Brightburn – 2019

Director David Yarovesky
Screenplay Mark Gunn, Brian Gunn
Starring Elizabeth Banks, David Denman, Jackson A. Dunn, Matt Jones, Meridith Hagner

There is a point in the first third of Brightburn where its obvious there is something going on with 12 year old Brandon Breyer (Dunn). What it is, the film makers have shielded to an extent. We know his parents, Tori and Kyle (Banks and Denman) are adoptive. They were having trouble conceiving and all of the sudden a spaceship landed in the field of their farm in Brightburn, Kansas.

So far he’s been a normal, if smart, kid. A series of events occur and all of the sudden a lawnmower goes flying across the field. Do either of his parents find this strange? Hard to say.

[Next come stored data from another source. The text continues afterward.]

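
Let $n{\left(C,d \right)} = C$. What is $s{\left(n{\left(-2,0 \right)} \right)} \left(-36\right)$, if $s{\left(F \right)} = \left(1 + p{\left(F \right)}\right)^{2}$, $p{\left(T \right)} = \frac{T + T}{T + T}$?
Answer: $-144$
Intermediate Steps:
$p{\left(T \right)} = 1$ ($p{\left(T \right)} = \frac{2 T}{2 T} = 2 T \frac{1}{2 T} = 1$)
$s{\left(F \right)} = 4$ ($s{\left(F \right)} = \left(1 + 1\right)^{2} = 2^{2} = 4$)
$s{\left(n{\left(-2,0 \right)} \right)} \left(-36\right) = 4 \left(-36\right) = -144$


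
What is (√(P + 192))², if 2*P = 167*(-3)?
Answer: -117/2 ≈ -58.500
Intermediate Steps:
P = -501/2 (P = (167*(-3))/2 = (½)*(-501) = -501/2 ≈ -250.50)
(√(P + 192))² = (√(-501/2 + 192))² = (√(-117/2))² = (3*I*√26/2)² = -117/2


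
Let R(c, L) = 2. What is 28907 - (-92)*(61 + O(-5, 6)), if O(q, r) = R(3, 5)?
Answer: 34703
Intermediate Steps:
O(q, r) = 2
28907 - (-92)*(61 + O(-5, 6)) = 28907 - (-92)*(61 + 2) = 28907 - (-92)*63 = 28907 - 1*(-5796) = 28907 + 5796 = 34703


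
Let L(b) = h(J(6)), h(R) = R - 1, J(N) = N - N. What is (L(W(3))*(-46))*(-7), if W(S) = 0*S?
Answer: -322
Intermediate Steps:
J(N) = 0
W(S) = 0
h(R) = -1 + R
L(b) = -1 (L(b) = -1 + 0 = -1)
(L(W(3))*(-46))*(-7) = -1*(-46)*(-7) = 46*(-7) = -322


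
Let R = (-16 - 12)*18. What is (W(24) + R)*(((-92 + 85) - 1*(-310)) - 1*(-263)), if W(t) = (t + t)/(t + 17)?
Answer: -11668656/41 ≈ -2.8460e+5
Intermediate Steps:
R = -504 (R = -28*18 = -504)
W(t) = 2*t/(17 + t) (W(t) = (2*t)/(17 + t) = 2*t/(17 + t))
(W(24) + R)*(((-92 + 85) - 1*(-310)) - 1*(-263)) = (2*24/(17 + 24) - 504)*(((-92 + 85) - 1*(-310)) - 1*(-263)) = (2*24/41 - 504)*((-7 + 310) + 263) = (2*24*(1/41) - 504)*(303 + 263) = (48/41 - 504)*566 = -20616/41*566 = -11668656/41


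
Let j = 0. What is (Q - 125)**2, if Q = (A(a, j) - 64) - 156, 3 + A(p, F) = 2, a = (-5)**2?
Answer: 119716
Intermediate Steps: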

The very next scene we see everyone celebrating his birthday in a public place. Not a word is discussed about the broken mower. Everyone is happy until Brandon discover’s he’s not going to have access to the rifle he is given by his aunt and uncle (Hagner and Jones).

The ride we’re given by the plot feels like the New York New York roller coaster ride in Las Vegas when it first came out. Harrowing, herky jerky and it feels like it is not completely safe. Did anyone test the ride ahead of time?

The acting in Brightburn is as good as the direction and the editing allows it to be. There are several actors that play their role in a manner befitting of a small town existence. Denman, Hagner and Jones especially at one with the rural setting.

Banks shoulders much of the dramatic weight of the mother who is obsessed with the love of her life as a mother. Does the fact that Tori’s son is increasingly drawn to dark things while people of the town get hurt, killed or go missing around him shake her? The viewer is ready to see what happens. Communication and time with Kyle is so sporadic it’s hard to figure out where they are at each step of the way.

As the son of another planet, Dunn so surely moves from innocent to malevolent, it is shocking to see. His performance demands better than the film gives. The escalation of events feels like it jumps back and forth between definite deal breaker and Brandon just doesn’t feel well today.

There is an event at the school so shocking that it demands to see the child removed from the town for its own protection. The resulting 2 day suspension tells me that writers the Gunn brothers don’t recognize what qualifies as a menace to society, much less having the punishment fit the crime.

As with most of the Gunn productions, there is a certain amount of screen time dedicated to gross factor. It’s not clear that it benefits the story to go back and forth between some well developed scares and just seeing something repulsive because someone paid you to do create the effect.

The film is a frustrating one because the elements are all there for a really good film. It’s not an original story, it’s literally “what if Superman were a bad guy.” I really enjoyed seeing The Office alums Denman and Jones getting significant screen time.

Kansas really does seem more like Georgia, but that’s okay. One gets the feeling that number of films filmed in Georgia will diminish in the next few years, so we should enjoy it for all of the Midwestern glory it’s supposed to represent.

That the story fails to materialize in a cohesive way has as much to do with pacing as anything. There are a lot of nice pieces. Just no one seems to know how they all fit together. The result feels choppy and not as scary as it should be for the viewer.